Australia Finger Limes are rare, at least in North America, even in California and Florida, they are the rarest and most sought-after citrus since bud wood has only recently been allowed to be imported from  Australia, where the lime is one of about a half-dozen Austrolasian limes. According to the Los Angeles Times, some growers are beginning to grow these unique limes, and some are even starting to show up at the Santa Monica farmers market.

We rushed out to get some, only to find that they plants were small grafts, so we knew that we had to wait a few years for our shrubs to get large enough to bear fruit. If you are not familiar with this very special lime, the reason that it is so popular is because of the The lime is popular in hip New York City cocktail bars, and with upscale caterers who find the fruits novelty irresistible.

But this is a growable plant, especially in the house. Mine suffer a bit if the greenhouse gets too cold in the winter, ( I've killed two until I learned that the younger trees prefer warmer temperatures). My larger shrubs survive just fine with the night-time temperatures that often drop below 40 degrees F. in the winter under glass, but on a cool, sunny windowsill, you could be harvesting Australian Finger Limes in a year or two. The plant grows bushy, more like a shrub than a small tree, and like most citrus, it produces fragrant flowers. Its only drawback would be the thorns, but they are tiny and I feel, add to the charm of the plant.

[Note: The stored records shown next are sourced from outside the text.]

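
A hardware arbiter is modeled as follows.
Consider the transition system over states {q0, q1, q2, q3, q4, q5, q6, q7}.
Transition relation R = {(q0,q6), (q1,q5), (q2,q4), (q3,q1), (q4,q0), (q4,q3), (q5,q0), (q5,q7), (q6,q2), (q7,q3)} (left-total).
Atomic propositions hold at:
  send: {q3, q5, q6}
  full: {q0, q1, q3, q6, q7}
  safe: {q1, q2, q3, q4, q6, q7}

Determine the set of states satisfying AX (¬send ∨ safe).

Sat(¬send) = {q0, q1, q2, q4, q7}
Sat(¬send ∨ safe) = {q0, q1, q2, q3, q4, q6, q7}
Sat(AX (¬send ∨ safe)) = {s : every successor in {q0, q1, q2, q3, q4, q6, q7}} = {q0, q2, q3, q4, q5, q6, q7}

{q0, q2, q3, q4, q5, q6, q7}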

They are available from Logees Nursery in the USA or from Daley's Fruit Tree Nursery in Australia ( only for shipments within Australia). The photo below is from Daley's, showing the various varieties and colors available.


  1. Another citrus that becoming my favorite as well. I only have one small tree at the moment.

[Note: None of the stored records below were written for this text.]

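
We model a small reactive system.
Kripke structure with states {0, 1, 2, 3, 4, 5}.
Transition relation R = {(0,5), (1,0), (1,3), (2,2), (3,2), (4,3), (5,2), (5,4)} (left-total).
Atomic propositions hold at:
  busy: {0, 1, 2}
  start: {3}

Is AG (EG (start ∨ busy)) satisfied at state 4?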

  2. Viewing your photo of the mini Australian lime made my mouth water.

    I have a friend living in New Zealand and she told me of a new lime tree she had recently planted which produces miniature limes. She expressed enthusiasm but her language in describing the fruit was not nearly as descript as yours and, of course, she did not produce photos. So, I’m glad you filled that gap and I now know what she was talking about.

    I wonder how it would fare in Southern California?

  3. The latest issue of Saveur magazine has a short article about finger limes, I can't wait to try one!

  4. I have three of these in my backyard in Salinas. Got some great results this year!

  5. I just got one over the weekend that had fruit on it for $78 at the Home Depot. The cashier told me you can have the store custom order it. First time I ever saw one and pick it up right away since have been reading about this special lime.

  6. I bought one in Holland this year, and just harvested the first of 4 fruits. Placed a picture on instagram : https://www.instagram.com/p/BMObX6LgsUu/?taken-by=tinusdepinus .
    Now I will have to take the plant trough the winter, see if this works.